Ce calcul stratégique se lit dans les discours de Johnson : la pauvreté, l’ignorance, la ségrégation ne sont plus uniquement des problèmes sociaux, mais des menaces à la sécurité nationale. En proclamant 1965 comme « Année de la coopération internationale », il établit un lien explicite entre réformes intérieures et paix mondiale, affirmant qu’en l’absence de révolution pacifique, la révolution violente devient inévitable. C’est ainsi que la rhétorique présidentielle intègre la guerre contre la pauvreté et le racisme comme éléments d’une diplomatie intérieure, cherchant à contenir les tensions domestiques autant que les critiques extérieures.

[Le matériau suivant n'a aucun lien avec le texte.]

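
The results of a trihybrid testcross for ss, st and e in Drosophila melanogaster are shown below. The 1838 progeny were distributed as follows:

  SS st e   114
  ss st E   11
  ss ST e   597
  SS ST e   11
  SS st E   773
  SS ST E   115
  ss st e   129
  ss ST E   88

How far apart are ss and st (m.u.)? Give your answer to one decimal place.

The two most frequent reciprocal classes, SS st E and ss ST e, are the parental types, so the F1 was SS st E / ss ST e.
The two rarest classes, ss st E and SS ST e, are the double crossovers. Comparing them with the parentals, only the ss allele has switched, so ss is the middle locus and the order is e – ss – st.
Crossovers in the ss–st interval produce the single-crossover classes SS ST E and ss st e (115 + 129 = 244) plus the double crossovers (22).
RF(ss–st) = (244 + 22) / 1838 = 266/1838 = 0.1447 → 14.5 m.u.

14.5 m.u.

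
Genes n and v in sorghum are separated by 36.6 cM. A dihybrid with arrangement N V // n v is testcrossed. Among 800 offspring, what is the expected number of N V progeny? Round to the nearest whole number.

A map distance of 36.6 cM corresponds to a recombination frequency of 0.366.
The F1 is N V / n v, so N V is a parental gamete class with expected frequency (1 − r)/2 = 0.634/2 = 0.3170.
Expected number = 0.3170 × 800 = 253.60 ≈ 254.

254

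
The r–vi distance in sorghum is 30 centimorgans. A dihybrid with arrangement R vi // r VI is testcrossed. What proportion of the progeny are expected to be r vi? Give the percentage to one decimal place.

A map distance of 30 centimorgans corresponds to a recombination frequency of 0.300.
The F1 is R vi / r VI, so r vi is a recombinant gamete class with expected frequency r/2 = 0.300/2 = 0.1500.
That is 0.1500 = 15.0% of the progeny.

15.0%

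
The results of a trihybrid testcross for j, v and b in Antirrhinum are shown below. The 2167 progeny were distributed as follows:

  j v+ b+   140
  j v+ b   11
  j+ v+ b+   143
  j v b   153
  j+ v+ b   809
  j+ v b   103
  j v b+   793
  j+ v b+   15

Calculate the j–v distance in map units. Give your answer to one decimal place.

The two most frequent reciprocal classes, j v b+ and j+ v+ b, are the parental types, so the F1 was j v b+ / j+ v+ b.
The two rarest classes, j+ v b+ and j v+ b, are the double crossovers. Comparing them with the parentals, only the j allele has switched, so j is the middle locus and the order is v – j – b.
Crossovers in the v–j interval produce the single-crossover classes j v+ b+ and j+ v b (140 + 103 = 243) plus the double crossovers (26).
RF(v–j) = (243 + 26) / 2167 = 269/2167 = 0.1241 → 12.4 map units.

12.4 map units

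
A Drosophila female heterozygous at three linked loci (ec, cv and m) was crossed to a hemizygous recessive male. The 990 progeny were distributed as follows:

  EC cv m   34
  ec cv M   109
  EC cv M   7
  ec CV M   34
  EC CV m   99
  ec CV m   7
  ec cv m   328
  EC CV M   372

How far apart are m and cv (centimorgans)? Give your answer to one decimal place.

The two most frequent reciprocal classes, EC CV M and ec cv m, are the parental types, so the F1 was EC CV M / ec cv m.
The two rarest classes, EC cv M and ec CV m, are the double crossovers. Comparing them with the parentals, only the cv allele has switched, so cv is the middle locus and the order is m – cv – ec.
Crossovers in the m–cv interval produce the single-crossover classes EC CV m and ec cv M (99 + 109 = 208) plus the double crossovers (14).
RF(m–cv) = (208 + 14) / 990 = 222/990 = 0.2242 → 22.4 centimorgans.

22.4 centimorgans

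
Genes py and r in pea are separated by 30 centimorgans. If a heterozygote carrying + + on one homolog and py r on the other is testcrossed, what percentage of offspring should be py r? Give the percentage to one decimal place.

A map distance of 30 centimorgans corresponds to a recombination frequency of 0.300.
The F1 is + + / py r, so py r is a parental gamete class with expected frequency (1 − r)/2 = 0.700/2 = 0.3500.
That is 0.3500 = 35.0% of the progeny.

35.0%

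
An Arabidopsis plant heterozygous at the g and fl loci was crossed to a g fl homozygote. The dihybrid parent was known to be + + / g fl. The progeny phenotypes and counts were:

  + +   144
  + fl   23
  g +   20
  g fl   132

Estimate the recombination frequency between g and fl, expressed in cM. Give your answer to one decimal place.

13.5 cM

The recombinant classes are + fl and g +: 23 + 20 = 43.
Recombination frequency = 43/319 = 0.1348 ≈ 13.5%, i.e. 13.5 cM.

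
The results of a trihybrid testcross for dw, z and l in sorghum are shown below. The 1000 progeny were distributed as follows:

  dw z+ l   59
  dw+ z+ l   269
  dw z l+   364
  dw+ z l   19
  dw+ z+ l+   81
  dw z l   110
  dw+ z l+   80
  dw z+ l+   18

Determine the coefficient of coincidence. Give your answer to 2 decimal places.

The two most frequent reciprocal classes, dw z l+ and dw+ z+ l, are the parental types, so the F1 was dw z l+ / dw+ z+ l.
The two rarest classes, dw z+ l+ and dw+ z l, are the double crossovers. Comparing them with the parentals, only the z allele has switched, so z is the middle locus and the order is dw – z – l.
dw–z: (139 + 37)/1000 = 0.1760; z–l: (191 + 37)/1000 = 0.2280.
Expected DCO frequency = 0.1760 × 0.2280 ≈ 0.04013; observed = 37/1000 ≈ 0.03700.
Coefficient of coincidence = 0.03700/0.04013 ≈ 0.92.

0.92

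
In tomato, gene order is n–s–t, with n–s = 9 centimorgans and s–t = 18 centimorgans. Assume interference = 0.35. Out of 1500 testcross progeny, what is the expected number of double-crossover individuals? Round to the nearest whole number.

Map distances give recombination frequencies of 0.090 and 0.180 for the two intervals.
With interference 0.35 (so coincidence = 0.65), expected double-crossover frequency = 0.090 × 0.180 × 0.65 = 0.01053.
Expected number = 0.01053 × 1500 = 15.79 ≈ 16.

16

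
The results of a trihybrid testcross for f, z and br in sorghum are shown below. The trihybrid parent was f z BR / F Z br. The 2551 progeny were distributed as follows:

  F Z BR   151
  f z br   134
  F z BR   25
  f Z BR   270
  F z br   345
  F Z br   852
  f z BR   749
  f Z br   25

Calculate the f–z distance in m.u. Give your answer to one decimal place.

26.1 m.u.

The two rarest classes, F z BR and f Z br, are the double crossovers. Comparing them with the parentals, only the f allele has switched, so f is the middle locus and the order is z – f – br.
Crossovers in the z–f interval produce the single-crossover classes f Z BR and F z br (270 + 345 = 615) plus the double crossovers (50).
RF(z–f) = (615 + 50) / 2551 = 665/2551 = 0.2607 → 26.1 m.u.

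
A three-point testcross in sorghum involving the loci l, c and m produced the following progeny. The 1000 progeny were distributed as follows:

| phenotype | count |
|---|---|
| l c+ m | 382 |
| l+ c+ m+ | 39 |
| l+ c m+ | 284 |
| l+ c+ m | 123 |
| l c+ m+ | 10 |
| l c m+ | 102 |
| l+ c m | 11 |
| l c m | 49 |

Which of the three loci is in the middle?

m

The two most frequent reciprocal classes, l c+ m and l+ c m+, are the parental types, so the F1 was l c+ m / l+ c m+.
The two rarest classes, l c+ m+ and l+ c m, are the double crossovers. Comparing them with the parentals, only the m allele has switched, so m is the middle locus and the order is c – m – l.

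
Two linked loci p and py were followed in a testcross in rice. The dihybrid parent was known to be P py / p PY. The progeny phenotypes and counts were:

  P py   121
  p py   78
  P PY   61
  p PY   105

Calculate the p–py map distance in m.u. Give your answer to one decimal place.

38.1 m.u.

The recombinant classes are P PY and p py: 61 + 78 = 139.
Recombination frequency = 139/365 = 0.3808 ≈ 38.1%, i.e. 38.1 m.u.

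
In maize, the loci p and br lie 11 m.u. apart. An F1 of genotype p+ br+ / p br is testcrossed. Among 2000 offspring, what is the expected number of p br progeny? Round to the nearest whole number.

A map distance of 11 m.u. corresponds to a recombination frequency of 0.110.
The F1 is p+ br+ / p br, so p br is a parental gamete class with expected frequency (1 − r)/2 = 0.890/2 = 0.4450.
Expected number = 0.4450 × 2000 = 890.00 ≈ 890.

890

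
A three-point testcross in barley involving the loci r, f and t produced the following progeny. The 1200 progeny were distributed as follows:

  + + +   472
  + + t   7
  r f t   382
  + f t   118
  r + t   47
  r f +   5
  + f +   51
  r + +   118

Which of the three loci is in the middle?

t

The two most frequent reciprocal classes, + + + and r f t, are the parental types, so the F1 was + + + / r f t.
The two rarest classes, + + t and r f +, are the double crossovers. Comparing them with the parentals, only the t allele has switched, so t is the middle locus and the order is f – t – r.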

Mais cette rhétorique de moralité et de grandeur américaine ne s’impose pas sans opposition. Tandis que Johnson mobilise l’image de Roosevelt et le langage des droits pour séduire l’opinion, des résistances surgissent au Congrès, au sein du Parti démocrate lui-même, et dans la rue. Le mouvement des droits civiques, de plus en plus impatient, amplifie les manifestations, notamment dans le Nord, pour dénoncer non seulement l’inertie politique, mais aussi les limites concrètes des réformes symboliques.
Dans ce contexte, la relation entre stratégie présidentielle et action militante devient ambivalente. Johnson appelle à la modération, craignant que les démonstrations jugées « désordonnées » nuisent à l’adoption de la législation. En parallèle, ses conseillers insistent sur le recours aux médias, sur la dimension morale de ses prises de parole, et sur la fabrication d’un récit historique valorisant son rôle. Mais derrière cette orchestration discursive se joue une réalité plus brute : les avancées ne sont jamais garanties, et les promesses présidentielles dépendent d’un équilibre précaire entre volonté politique, pression populaire et calcul géopolitique.
Ce qui est essentiel à comprendre, c’est que la politique de Johnson ne peut être réduite à sa seule rhétorique. Si ses discours font appel à la justice et à la dignité humaine, ils s’insèrent dans un ensemble plus large d’intérêts contradictoires – ceux de l’image internationale des États-Unis, de la stabilité intérieure, et de la survie du libéralisme américain face à la montée des mouvements conservateurs. L’efficacité de cette politique repose ainsi moins sur sa sincérité que sur sa capacité à articuler des récits capables de produire un consensus temporaire.
Il est également crucial de reconnaître que cette période inaugure un nouveau mode d’exercice du pouvoir présidentiel, où la communication publique devient une arme aussi décisive que les coalitions législatives. Johnson, à travers des interventions répétées dans la presse, dans les universités, et dans des lieux symboliques du Sud, cherche à se présenter comme un président de la transformation morale. Mais cette image, si travaillée soit-elle, ne saurait masquer la complexité des résistances systémiques qu’il affronte – ni les contradictions internes de ses alliances politiques.
L’implication du président dans la promotion du Civil Rights Act doit donc être lue non seulement comme un engagement personnel, mais comme une réponse à une configuration historique où les intérêts moraux, politiques et internationaux s’entrelacent. L’analyse de cette dynamique permet de mieux comprendre pourquoi certaines avancées ont été possibles à ce moment précis, et pourquoi d’autres ont été rapidement freinées ou détournées.